Beachwood Helix said its two major transactions had been scheduled to close by July 1. (Source: Shutterstock.com)
Two deals valued at $863 million, announced in May by energy marketplace Beachwood Helix Corp., have been scuttled, Beachwood president and founder Joshua Robbins said.
On July 18, Robbins said one of the deals did not close as planned because the investors behind the oil company “backed out of the deal, terminating over eight months’ worth of effort and hard work to get this closed.”
Robbins added it was “heartbreaking to receive commitments from multiple oil companies only to have the deals fall apart as investors/boards make short term decisions on long term assets. This has been a tough month to work through.”
On July 5, Robbins told Hart Energy that the first transaction did not close as planned because “the oil and gas firm could not secure funding for the purchase.”

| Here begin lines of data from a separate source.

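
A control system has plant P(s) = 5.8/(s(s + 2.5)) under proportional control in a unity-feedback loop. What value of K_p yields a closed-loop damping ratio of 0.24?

K_p = 4.68

Closed-loop characteristic equation: s² + 2.5s + K_p·5.8 = 0.
So ω_n = √(5.8K_p) and 2ζω_n = 2.5, giving ζ = 2.5/(2√(5.8K_p)).
Setting ζ = 0.24: √(5.8K_p) = 2.5/(2·0.24) = 5.208, so K_p = 27.13/5.8 = 4.68.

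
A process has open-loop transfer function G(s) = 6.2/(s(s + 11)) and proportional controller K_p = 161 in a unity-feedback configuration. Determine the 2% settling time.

Closed-loop characteristic equation: s² + 11s + 998.2 = 0, so ω_n = 31.59 rad/s and ζ = 11/(2·31.59) = 0.1741.
2% settling time T_s ≈ 4/(ζω_n) = 4/5.5 = 0.727 s.

T_s ≈ 0.727 s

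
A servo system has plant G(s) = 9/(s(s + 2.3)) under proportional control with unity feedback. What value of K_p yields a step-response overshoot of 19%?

K_p = 0.673

From %OS = 100·exp(−πζ/√(1−ζ²)) = 19%, ζ = −ln(0.19)/√(π²+ln²(0.19)) = 0.4673.
Characteristic equation s² + 2.3s + 9K_p = 0 gives ζ = 2.3/(2√(9K_p)).
Setting ζ = 0.4673: √(9K_p) = 2.3/(2·0.4673) = 2.461, so K_p = 6.055/9 = 0.673.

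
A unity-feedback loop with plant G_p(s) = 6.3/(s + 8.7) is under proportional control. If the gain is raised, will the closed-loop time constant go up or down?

Closed-loop pole is at s = −(8.7+K_p·6.3); larger K_p moves it further left, so τ = 1/(8.7+K_p·6.3) decreases.

decrease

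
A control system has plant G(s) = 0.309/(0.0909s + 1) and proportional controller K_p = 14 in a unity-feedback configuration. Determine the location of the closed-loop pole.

Closed loop: T(s) = K_p·G/(1+K_p·G) = 4.326/(0.0909s + 1 + 4.326), with pole at s = −(1 + 4.326)/0.0909 = −58.59.

s = -58.59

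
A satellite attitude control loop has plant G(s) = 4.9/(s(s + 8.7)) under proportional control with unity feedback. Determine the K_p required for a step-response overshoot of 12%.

K_p = 12.3

From %OS = 100·exp(−πζ/√(1−ζ²)) = 12%, ζ = −ln(0.12)/√(π²+ln²(0.12)) = 0.5594.
Characteristic equation s² + 8.7s + 4.9K_p = 0 gives ζ = 8.7/(2√(4.9K_p)).
Setting ζ = 0.5594: √(4.9K_p) = 8.7/(2·0.5594) = 7.776, so K_p = 60.47/4.9 = 12.3.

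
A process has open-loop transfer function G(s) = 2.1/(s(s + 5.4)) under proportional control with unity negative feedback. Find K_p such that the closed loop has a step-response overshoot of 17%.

K_p = 14.4

From %OS = 100·exp(−πζ/√(1−ζ²)) = 17%, ζ = −ln(0.17)/√(π²+ln²(0.17)) = 0.4913.
Characteristic equation s² + 5.4s + 2.1K_p = 0 gives ζ = 5.4/(2√(2.1K_p)).
Setting ζ = 0.4913: √(2.1K_p) = 5.4/(2·0.4913) = 5.496, so K_p = 30.21/2.1 = 14.4.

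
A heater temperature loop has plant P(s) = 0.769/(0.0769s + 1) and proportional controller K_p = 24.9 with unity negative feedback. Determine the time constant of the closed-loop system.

τ = 0.00382 s

Closed loop: T(s) = K_p·P/(1+K_p·P) = 19.15/(0.0769s + 1 + 19.15), with pole at s = −(1 + 19.15)/0.0769 = −262.
Closed-loop time constant τ = 1/262 = 0.00382 s.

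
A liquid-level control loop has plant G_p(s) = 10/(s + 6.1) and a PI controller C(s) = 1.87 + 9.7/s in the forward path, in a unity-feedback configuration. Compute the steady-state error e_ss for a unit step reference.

The open loop C(s)G_p(s) has a pole at the origin (type 1), so the static position error constant is infinite and e_ss = 1/(1+∞) = 0.

0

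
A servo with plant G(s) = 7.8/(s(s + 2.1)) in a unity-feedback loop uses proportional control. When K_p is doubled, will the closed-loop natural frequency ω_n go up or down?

ω_n = √(7.8·K_p), which grows with K_p.

increase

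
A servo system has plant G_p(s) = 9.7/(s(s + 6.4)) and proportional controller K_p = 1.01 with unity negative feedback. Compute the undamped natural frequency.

ω_n = 3.13 rad/s

With unity feedback the closed-loop characteristic equation is s² + 6.4s + 1.01·9.7 = s² + 6.4s + 9.797 = 0.
Matching s² + 2ζω_n s + ω_n²: ω_n = √9.797 = 3.13 rad/s and 2ζω_n = 6.4, so ζ = 6.4/(2·3.13) = 1.02.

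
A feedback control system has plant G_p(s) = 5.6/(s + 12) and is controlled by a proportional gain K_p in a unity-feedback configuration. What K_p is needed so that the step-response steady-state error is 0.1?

Steady-state error for a unit step on this type-0 loop is 1/(1 + K_p·G_p(0)).
G_p(0) = 0.4667. Require 1/(1 + K_p·0.4667) = 0.1, so 1 + 0.4667·K_p = 10.
K_p = (10 − 1)/0.4667 = 19.3.

K_p = 19.3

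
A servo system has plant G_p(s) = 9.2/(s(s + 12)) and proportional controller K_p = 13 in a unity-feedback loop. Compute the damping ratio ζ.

ζ = 0.549

With unity feedback the closed-loop characteristic equation is s² + 12s + 13·9.2 = s² + 12s + 119.6 = 0.
Matching s² + 2ζω_n s + ω_n²: ω_n = √119.6 = 10.94 rad/s and 2ζω_n = 12, so ζ = 12/(2·10.94) = 0.549.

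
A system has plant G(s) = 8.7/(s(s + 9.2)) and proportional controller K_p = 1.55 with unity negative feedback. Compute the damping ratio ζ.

1 + K_p·G(s) = 0 gives s² + 9.2s + 13.48 = 0.
Matching s² + 2ζω_n s + ω_n²: ω_n = √13.48 = 3.672 rad/s and 2ζω_n = 9.2, so ζ = 9.2/(2·3.672) = 1.25.

ζ = 1.25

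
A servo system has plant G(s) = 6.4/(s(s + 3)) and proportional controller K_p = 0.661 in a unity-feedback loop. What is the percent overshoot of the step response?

3.51%

Closed-loop characteristic equation: s² + 3s + 4.23 = 0, so ω_n = 2.057 rad/s and ζ = 3/(2·2.057) = 0.7293.
%OS = 100·exp(−πζ/√(1−ζ²)) = 100·exp(−π·0.7293/√0.4681) = 3.51%.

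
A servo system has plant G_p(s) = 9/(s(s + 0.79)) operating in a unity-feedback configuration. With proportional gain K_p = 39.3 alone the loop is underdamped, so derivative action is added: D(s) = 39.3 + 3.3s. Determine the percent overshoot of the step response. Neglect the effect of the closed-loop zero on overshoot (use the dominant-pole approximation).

1.29%

Forward path: (39.3 + 3.3s)·9/(s(s+0.79)). The closed-loop characteristic equation is s² + (0.79 + 9·3.3)s + 9·39.3 = 0.
That is s² + 30.49s + 353.7 = 0, so ω_n = 18.81 rad/s and ζ = 30.49/(2·18.81) = 0.8106.
%OS = 100·exp(−πζ/√(1−ζ²)) = 1.29%.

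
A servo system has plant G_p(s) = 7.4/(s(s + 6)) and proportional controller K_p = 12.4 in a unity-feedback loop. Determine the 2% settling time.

T_s ≈ 1.33 s

The closed-loop denominator s² + 6s + 91.76 gives ω_n = √91.76 = 9.579 and ζ = 6/(2ω_n) = 0.3132.
2% settling time T_s ≈ 4/(ζω_n) = 4/3 = 1.33 s.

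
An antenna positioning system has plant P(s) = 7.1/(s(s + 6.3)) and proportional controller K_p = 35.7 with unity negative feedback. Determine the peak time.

T_p = 0.201 s

Closed-loop characteristic equation: s² + 6.3s + 253.5 = 0, so ω_n = 15.92 rad/s and ζ = 6.3/(2·15.92) = 0.1979.
Damped frequency ω_d = ω_n√(1−ζ²) = 15.61 rad/s, so peak time T_p = π/ω_d = 0.201 s.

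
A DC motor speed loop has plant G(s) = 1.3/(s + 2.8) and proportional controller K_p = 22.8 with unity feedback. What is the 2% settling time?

T_s ≈ 0.123 s

Closed-loop transfer function: T(s) = K_p·G(s)/(1 + K_p·G(s)) = 29.64/(s + 2.8 + 29.64) = 29.64/(s + 32.44).
Time constant τ = 1/32.44 = 0.03083 s, so the 2% settling time is about 4τ = 0.123 s.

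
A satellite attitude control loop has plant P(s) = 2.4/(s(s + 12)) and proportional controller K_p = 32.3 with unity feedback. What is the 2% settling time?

Closed-loop characteristic equation: s² + 12s + 77.52 = 0, so ω_n = 8.805 rad/s and ζ = 12/(2·8.805) = 0.6815.
2% settling time T_s ≈ 4/(ζω_n) = 4/6 = 0.667 s.

T_s ≈ 0.667 s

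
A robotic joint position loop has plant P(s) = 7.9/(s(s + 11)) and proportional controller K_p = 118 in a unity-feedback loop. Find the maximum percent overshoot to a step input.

56.3%

From 1 + K_pP(s) = 0: s² + 11s + 932.2 = 0 ⇒ ω_n = 30.53, ζ = 0.1801.
%OS = 100·exp(−πζ/√(1−ζ²)) = 100·exp(−π·0.1801/√0.9675) = 56.3%.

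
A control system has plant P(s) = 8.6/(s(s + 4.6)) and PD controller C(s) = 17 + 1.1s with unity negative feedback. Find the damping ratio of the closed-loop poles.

ζ = 0.581

Forward path: (17 + 1.1s)·8.6/(s(s+4.6)). The closed-loop characteristic equation is s² + (4.6 + 8.6·1.1)s + 8.6·17 = 0.
That is s² + 14.06s + 146.2 = 0, so ω_n = 12.09 rad/s and ζ = 14.06/(2·12.09) = 0.5814.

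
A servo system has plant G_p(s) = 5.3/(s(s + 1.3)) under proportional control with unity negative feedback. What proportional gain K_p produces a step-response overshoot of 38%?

K_p = 0.92

From %OS = 100·exp(−πζ/√(1−ζ²)) = 38%, ζ = −ln(0.38)/√(π²+ln²(0.38)) = 0.2943.
Characteristic equation s² + 1.3s + 5.3K_p = 0 gives ζ = 1.3/(2√(5.3K_p)).
Setting ζ = 0.2943: √(5.3K_p) = 1.3/(2·0.2943) = 2.208, so K_p = 4.876/5.3 = 0.92.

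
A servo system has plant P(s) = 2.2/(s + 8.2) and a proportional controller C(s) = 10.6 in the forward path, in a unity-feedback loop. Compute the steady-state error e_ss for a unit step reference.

0.26

The loop is type 0. Static position error constant K_pos = C(0)·P(0) = 10.6·0.2683 = 2.844.
Steady-state error to a unit step: e_ss = 1/(1+K_pos) = 1/3.844 = 0.26.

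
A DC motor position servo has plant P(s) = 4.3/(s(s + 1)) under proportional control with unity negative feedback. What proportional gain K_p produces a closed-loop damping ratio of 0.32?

Closed-loop characteristic equation: s² + 1s + K_p·4.3 = 0.
So ω_n = √(4.3K_p) and 2ζω_n = 1, giving ζ = 1/(2√(4.3K_p)).
Setting ζ = 0.32: √(4.3K_p) = 1/(2·0.32) = 1.562, so K_p = 2.441/4.3 = 0.568.

K_p = 0.568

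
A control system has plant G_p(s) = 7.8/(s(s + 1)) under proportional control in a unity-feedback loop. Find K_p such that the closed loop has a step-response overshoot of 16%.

From %OS = 100·exp(−πζ/√(1−ζ²)) = 16%, ζ = −ln(0.16)/√(π²+ln²(0.16)) = 0.5039.
Characteristic equation s² + 1s + 7.8K_p = 0 gives ζ = 1/(2√(7.8K_p)).
Setting ζ = 0.5039: √(7.8K_p) = 1/(2·0.5039) = 0.9923, so K_p = 0.9847/7.8 = 0.126.

K_p = 0.126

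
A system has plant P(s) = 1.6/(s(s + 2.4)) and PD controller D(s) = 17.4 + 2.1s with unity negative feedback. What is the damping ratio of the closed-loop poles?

Forward path: (17.4 + 2.1s)·1.6/(s(s+2.4)). The closed-loop characteristic equation is s² + (2.4 + 1.6·2.1)s + 1.6·17.4 = 0.
That is s² + 5.76s + 27.84 = 0, so ω_n = 5.276 rad/s and ζ = 5.76/(2·5.276) = 0.5458.

ζ = 0.546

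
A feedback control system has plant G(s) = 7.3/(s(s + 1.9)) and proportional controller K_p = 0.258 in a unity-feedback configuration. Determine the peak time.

Closed-loop characteristic equation: s² + 1.9s + 1.883 = 0, so ω_n = 1.372 rad/s and ζ = 1.9/(2·1.372) = 0.6922.
Damped frequency ω_d = ω_n√(1−ζ²) = 0.9904 rad/s, so peak time T_p = π/ω_d = 3.17 s.

T_p = 3.17 s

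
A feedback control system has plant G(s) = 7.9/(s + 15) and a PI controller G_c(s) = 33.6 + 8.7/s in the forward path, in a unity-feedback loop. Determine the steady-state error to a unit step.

The open loop G_c(s)G(s) has a pole at the origin (type 1), so the static position error constant is infinite and e_ss = 1/(1+∞) = 0.

0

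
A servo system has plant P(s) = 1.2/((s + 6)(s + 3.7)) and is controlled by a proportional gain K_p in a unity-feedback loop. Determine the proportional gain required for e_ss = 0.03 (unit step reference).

K_p = 598

For a type-0 loop with proportional control, e_ss = 1/(1 + K_p·P(0)).
P(0) = 0.05405. Require 1/(1 + K_p·0.05405) = 0.03, so 1 + 0.05405·K_p = 33.33.
K_p = (33.33 − 1)/0.05405 = 598.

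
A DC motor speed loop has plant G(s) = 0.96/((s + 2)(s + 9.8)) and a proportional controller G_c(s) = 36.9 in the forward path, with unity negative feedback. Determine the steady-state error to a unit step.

0.356

The loop is type 0. Static position error constant K_pos = G_c(0)·G(0) = 36.9·0.04898 = 1.807.
Steady-state error to a unit step: e_ss = 1/(1+K_pos) = 1/2.807 = 0.356.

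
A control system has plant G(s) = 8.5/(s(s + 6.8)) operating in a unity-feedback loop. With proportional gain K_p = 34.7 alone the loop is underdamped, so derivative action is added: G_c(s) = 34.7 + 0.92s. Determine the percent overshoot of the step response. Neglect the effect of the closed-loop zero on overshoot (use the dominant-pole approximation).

22.8%

Forward path: (34.7 + 0.92s)·8.5/(s(s+6.8)). The closed-loop characteristic equation is s² + (6.8 + 8.5·0.92)s + 8.5·34.7 = 0.
That is s² + 14.62s + 295 = 0, so ω_n = 17.17 rad/s and ζ = 14.62/(2·17.17) = 0.4256.
%OS = 100·exp(−πζ/√(1−ζ²)) = 22.8%.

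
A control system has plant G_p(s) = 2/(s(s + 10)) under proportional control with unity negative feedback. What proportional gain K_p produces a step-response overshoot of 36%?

K_p = 131

From %OS = 100·exp(−πζ/√(1−ζ²)) = 36%, ζ = −ln(0.36)/√(π²+ln²(0.36)) = 0.3093.
Characteristic equation s² + 10s + 2K_p = 0 gives ζ = 10/(2√(2K_p)).
Setting ζ = 0.3093: √(2K_p) = 10/(2·0.3093) = 16.17, so K_p = 261.4/2 = 131.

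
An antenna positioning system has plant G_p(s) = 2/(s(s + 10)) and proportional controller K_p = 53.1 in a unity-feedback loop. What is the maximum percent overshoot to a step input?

17.5%

From 1 + K_pG_p(s) = 0: s² + 10s + 106.2 = 0 ⇒ ω_n = 10.31, ζ = 0.4852.
%OS = 100·exp(−πζ/√(1−ζ²)) = 100·exp(−π·0.4852/√0.7646) = 17.5%.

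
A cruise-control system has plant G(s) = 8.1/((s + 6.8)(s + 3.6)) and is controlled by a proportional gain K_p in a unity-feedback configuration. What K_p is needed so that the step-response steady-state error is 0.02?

K_p = 148

For a type-0 loop with proportional control, e_ss = 1/(1 + K_p·G(0)).
G(0) = 0.3309. Require 1/(1 + K_p·0.3309) = 0.02, so 1 + 0.3309·K_p = 50.
K_p = (50 − 1)/0.3309 = 148.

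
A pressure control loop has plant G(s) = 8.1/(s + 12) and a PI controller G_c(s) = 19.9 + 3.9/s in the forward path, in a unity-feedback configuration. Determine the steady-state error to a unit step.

0

The open loop G_c(s)G(s) has a pole at the origin (type 1), so the static position error constant is infinite and e_ss = 1/(1+∞) = 0.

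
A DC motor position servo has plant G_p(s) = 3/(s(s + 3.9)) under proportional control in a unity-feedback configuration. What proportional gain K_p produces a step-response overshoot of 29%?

From %OS = 100·exp(−πζ/√(1−ζ²)) = 29%, ζ = −ln(0.29)/√(π²+ln²(0.29)) = 0.3666.
Characteristic equation s² + 3.9s + 3K_p = 0 gives ζ = 3.9/(2√(3K_p)).
Setting ζ = 0.3666: √(3K_p) = 3.9/(2·0.3666) = 5.319, so K_p = 28.29/3 = 9.43.

K_p = 9.43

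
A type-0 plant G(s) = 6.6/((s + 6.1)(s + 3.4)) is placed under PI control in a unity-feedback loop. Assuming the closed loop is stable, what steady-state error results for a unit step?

0

The PI controller's integrator makes the forward path type 1, so e_ss to a step is zero.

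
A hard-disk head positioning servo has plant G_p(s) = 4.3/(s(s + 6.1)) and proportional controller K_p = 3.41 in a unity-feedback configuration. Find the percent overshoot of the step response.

1.59%

From 1 + K_pG_p(s) = 0: s² + 6.1s + 14.66 = 0 ⇒ ω_n = 3.829, ζ = 0.7965.
%OS = 100·exp(−πζ/√(1−ζ²)) = 100·exp(−π·0.7965/√0.3656) = 1.59%.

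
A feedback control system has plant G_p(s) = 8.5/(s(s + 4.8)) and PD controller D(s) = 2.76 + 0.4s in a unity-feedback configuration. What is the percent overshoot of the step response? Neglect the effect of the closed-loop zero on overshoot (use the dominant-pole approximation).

Forward path: (2.76 + 0.4s)·8.5/(s(s+4.8)). The closed-loop characteristic equation is s² + (4.8 + 8.5·0.4)s + 8.5·2.76 = 0.
That is s² + 8.2s + 23.46 = 0, so ω_n = 4.844 rad/s and ζ = 8.2/(2·4.844) = 0.8465.
%OS = 100·exp(−πζ/√(1−ζ²)) = 0.677%.

0.677%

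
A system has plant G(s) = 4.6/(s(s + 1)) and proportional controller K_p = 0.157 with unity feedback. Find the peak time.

From 1 + K_pG(s) = 0: s² + 1s + 0.7222 = 0 ⇒ ω_n = 0.8498, ζ = 0.5884.
Damped frequency ω_d = ω_n√(1−ζ²) = 0.6872 rad/s, so peak time T_p = π/ω_d = 4.57 s.

T_p = 4.57 s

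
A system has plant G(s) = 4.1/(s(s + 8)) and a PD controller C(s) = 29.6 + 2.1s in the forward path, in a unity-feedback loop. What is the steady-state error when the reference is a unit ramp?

0.0659

The loop has one pole at the origin (type 1). Velocity error constant K_v = lim_{s→0} s·C(s)G(s) = 29.6·4.1/8 = 15.17.
Steady-state error to a unit ramp: e_ss = 1/K_v = 0.0659.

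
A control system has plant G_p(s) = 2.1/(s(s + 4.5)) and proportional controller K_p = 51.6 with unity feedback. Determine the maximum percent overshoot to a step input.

Closed-loop characteristic equation: s² + 4.5s + 108.4 = 0, so ω_n = 10.41 rad/s and ζ = 4.5/(2·10.41) = 0.2161.
%OS = 100·exp(−πζ/√(1−ζ²)) = 100·exp(−π·0.2161/√0.9533) = 49.9%.

49.9%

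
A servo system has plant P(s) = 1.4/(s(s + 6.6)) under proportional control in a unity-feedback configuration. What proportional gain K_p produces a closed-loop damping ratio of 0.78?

Closed-loop characteristic equation: s² + 6.6s + K_p·1.4 = 0.
So ω_n = √(1.4K_p) and 2ζω_n = 6.6, giving ζ = 6.6/(2√(1.4K_p)).
Setting ζ = 0.78: √(1.4K_p) = 6.6/(2·0.78) = 4.231, so K_p = 17.9/1.4 = 12.8.

K_p = 12.8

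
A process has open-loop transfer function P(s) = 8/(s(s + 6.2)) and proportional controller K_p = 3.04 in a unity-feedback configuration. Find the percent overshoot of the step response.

7.89%

From 1 + K_pP(s) = 0: s² + 6.2s + 24.32 = 0 ⇒ ω_n = 4.932, ζ = 0.6286.
%OS = 100·exp(−πζ/√(1−ζ²)) = 100·exp(−π·0.6286/√0.6049) = 7.89%.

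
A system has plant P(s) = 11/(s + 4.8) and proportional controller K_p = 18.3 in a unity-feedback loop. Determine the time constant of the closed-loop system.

τ = 0.00485 s

Closed-loop transfer function: T(s) = K_p·P(s)/(1 + K_p·P(s)) = 201.3/(s + 4.8 + 201.3) = 201.3/(s + 206.1).
Time constant τ = 1/206.1 = 0.00485 s.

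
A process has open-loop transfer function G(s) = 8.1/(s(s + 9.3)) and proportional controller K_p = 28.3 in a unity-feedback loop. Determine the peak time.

Closed-loop characteristic equation: s² + 9.3s + 229.2 = 0, so ω_n = 15.14 rad/s and ζ = 9.3/(2·15.14) = 0.3071.
Damped frequency ω_d = ω_n√(1−ζ²) = 14.41 rad/s, so peak time T_p = π/ω_d = 0.218 s.

T_p = 0.218 s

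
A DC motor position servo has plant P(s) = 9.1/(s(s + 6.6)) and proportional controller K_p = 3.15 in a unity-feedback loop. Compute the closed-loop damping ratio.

With unity feedback the closed-loop characteristic equation is s² + 6.6s + 3.15·9.1 = s² + 6.6s + 28.66 = 0.
So ω_n² = 28.66 ⇒ ω_n = 5.354 rad/s, and ζ = 6.6/(2ω_n) = 0.616.

ζ = 0.616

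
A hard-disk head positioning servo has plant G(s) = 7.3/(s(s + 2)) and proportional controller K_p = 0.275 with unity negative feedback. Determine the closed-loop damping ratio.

ζ = 0.706

With unity feedback the closed-loop characteristic equation is s² + 2s + 0.275·7.3 = s² + 2s + 2.008 = 0.
So ω_n² = 2.008 ⇒ ω_n = 1.417 rad/s, and ζ = 2/(2ω_n) = 0.706.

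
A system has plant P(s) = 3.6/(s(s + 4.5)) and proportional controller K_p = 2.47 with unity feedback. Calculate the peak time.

From 1 + K_pP(s) = 0: s² + 4.5s + 8.892 = 0 ⇒ ω_n = 2.982, ζ = 0.7545.
Damped frequency ω_d = ω_n√(1−ζ²) = 1.957 rad/s, so peak time T_p = π/ω_d = 1.61 s.

T_p = 1.61 s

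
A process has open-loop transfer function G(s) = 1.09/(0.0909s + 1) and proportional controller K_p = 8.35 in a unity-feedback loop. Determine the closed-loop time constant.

Closed loop: T(s) = K_p·G/(1+K_p·G) = 9.101/(0.0909s + 1 + 9.101), with pole at s = −(1 + 9.101)/0.0909 = −111.1.
Closed-loop time constant τ = 1/111.1 = 0.009 s.

τ = 0.009 s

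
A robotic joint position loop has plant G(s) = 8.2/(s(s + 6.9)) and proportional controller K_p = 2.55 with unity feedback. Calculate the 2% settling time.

T_s ≈ 1.16 s

Closed-loop characteristic equation: s² + 6.9s + 20.91 = 0, so ω_n = 4.573 rad/s and ζ = 6.9/(2·4.573) = 0.7545.
2% settling time T_s ≈ 4/(ζω_n) = 4/3.45 = 1.16 s.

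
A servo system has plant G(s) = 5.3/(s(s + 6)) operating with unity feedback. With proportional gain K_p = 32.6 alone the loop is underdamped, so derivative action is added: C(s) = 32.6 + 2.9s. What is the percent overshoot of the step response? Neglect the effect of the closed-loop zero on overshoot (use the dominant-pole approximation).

1.25%

Forward path: (32.6 + 2.9s)·5.3/(s(s+6)). The closed-loop characteristic equation is s² + (6 + 5.3·2.9)s + 5.3·32.6 = 0.
That is s² + 21.37s + 172.8 = 0, so ω_n = 13.14 rad/s and ζ = 21.37/(2·13.14) = 0.8129.
%OS = 100·exp(−πζ/√(1−ζ²)) = 1.25%.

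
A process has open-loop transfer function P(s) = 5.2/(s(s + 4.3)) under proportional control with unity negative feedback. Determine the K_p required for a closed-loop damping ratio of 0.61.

K_p = 2.39

Closed-loop characteristic equation: s² + 4.3s + K_p·5.2 = 0.
So ω_n = √(5.2K_p) and 2ζω_n = 4.3, giving ζ = 4.3/(2√(5.2K_p)).
Setting ζ = 0.61: √(5.2K_p) = 4.3/(2·0.61) = 3.525, so K_p = 12.42/5.2 = 2.39.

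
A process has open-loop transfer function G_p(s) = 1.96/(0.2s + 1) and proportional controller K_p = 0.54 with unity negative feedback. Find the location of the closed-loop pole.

s = -10.29

Closed loop: T(s) = K_p·G_p/(1+K_p·G_p) = 1.058/(0.2s + 1 + 1.058), with pole at s = −(1 + 1.058)/0.2 = −10.29.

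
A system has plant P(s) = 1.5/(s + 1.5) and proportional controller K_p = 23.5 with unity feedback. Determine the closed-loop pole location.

s = -36.75

Closed-loop transfer function: T(s) = K_p·P(s)/(1 + K_p·P(s)) = 35.25/(s + 1.5 + 35.25) = 35.25/(s + 36.75).
The closed-loop pole is at s = −36.75.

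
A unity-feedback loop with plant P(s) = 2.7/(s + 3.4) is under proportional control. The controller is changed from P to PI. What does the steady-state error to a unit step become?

0

The integrator makes K_pos = lim_{s→0} C(s)G(s) infinite, so e_ss = 1/(1+K_pos) = 0.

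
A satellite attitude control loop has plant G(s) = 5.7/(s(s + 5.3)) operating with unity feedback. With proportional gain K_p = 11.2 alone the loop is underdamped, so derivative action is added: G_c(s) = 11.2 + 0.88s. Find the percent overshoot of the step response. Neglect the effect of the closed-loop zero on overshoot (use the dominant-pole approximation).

Forward path: (11.2 + 0.88s)·5.7/(s(s+5.3)). The closed-loop characteristic equation is s² + (5.3 + 5.7·0.88)s + 5.7·11.2 = 0.
That is s² + 10.32s + 63.84 = 0, so ω_n = 7.99 rad/s and ζ = 10.32/(2·7.99) = 0.6456.
%OS = 100·exp(−πζ/√(1−ζ²)) = 7.03%.

7.03%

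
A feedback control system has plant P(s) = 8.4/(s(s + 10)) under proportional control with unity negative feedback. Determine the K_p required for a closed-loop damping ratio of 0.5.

K_p = 11.9

Closed-loop characteristic equation: s² + 10s + K_p·8.4 = 0.
So ω_n = √(8.4K_p) and 2ζω_n = 10, giving ζ = 10/(2√(8.4K_p)).
Setting ζ = 0.5: √(8.4K_p) = 10/(2·0.5) = 10, so K_p = 100/8.4 = 11.9.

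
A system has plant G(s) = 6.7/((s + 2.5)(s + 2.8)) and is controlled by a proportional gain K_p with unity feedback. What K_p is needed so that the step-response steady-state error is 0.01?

For a type-0 loop with proportional control, e_ss = 1/(1 + K_p·G(0)).
G(0) = 0.9571. Require 1/(1 + K_p·0.9571) = 0.01, so 1 + 0.9571·K_p = 100.
K_p = (100 − 1)/0.9571 = 103.

K_p = 103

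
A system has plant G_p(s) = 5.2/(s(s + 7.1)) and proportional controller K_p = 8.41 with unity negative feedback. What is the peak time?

From 1 + K_pG_p(s) = 0: s² + 7.1s + 43.73 = 0 ⇒ ω_n = 6.613, ζ = 0.5368.
Damped frequency ω_d = ω_n√(1−ζ²) = 5.579 rad/s, so peak time T_p = π/ω_d = 0.563 s.

T_p = 0.563 s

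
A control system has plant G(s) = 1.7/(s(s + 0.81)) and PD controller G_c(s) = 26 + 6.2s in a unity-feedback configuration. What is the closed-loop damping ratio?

ζ = 0.854

Forward path: (26 + 6.2s)·1.7/(s(s+0.81)). The closed-loop characteristic equation is s² + (0.81 + 1.7·6.2)s + 1.7·26 = 0.
That is s² + 11.35s + 44.2 = 0, so ω_n = 6.648 rad/s and ζ = 11.35/(2·6.648) = 0.8536.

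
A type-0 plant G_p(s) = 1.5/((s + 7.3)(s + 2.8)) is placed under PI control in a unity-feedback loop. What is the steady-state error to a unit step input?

The PI controller's integrator makes the forward path type 1, so e_ss to a step is zero.

0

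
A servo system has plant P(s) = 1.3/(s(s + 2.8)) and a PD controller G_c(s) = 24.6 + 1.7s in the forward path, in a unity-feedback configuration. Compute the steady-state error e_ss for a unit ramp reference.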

Beachwood Helix said its two major transactions had been scheduled to close by July 1.
Robbins said the details for the deal were available for other users of the firm’s Helix marketplace platform to view.
The assets of both deals are located in the Lower 48.
Beachwood offers a web-based platform called the Helix comprised. Transactions are made through a decentralized database that allows for transparency of price, data and communication between buyers and sellers. About 170 oil and gas companies use the Helix platform daily, according to the company.
The company opened for business in January as an off-market source for deals.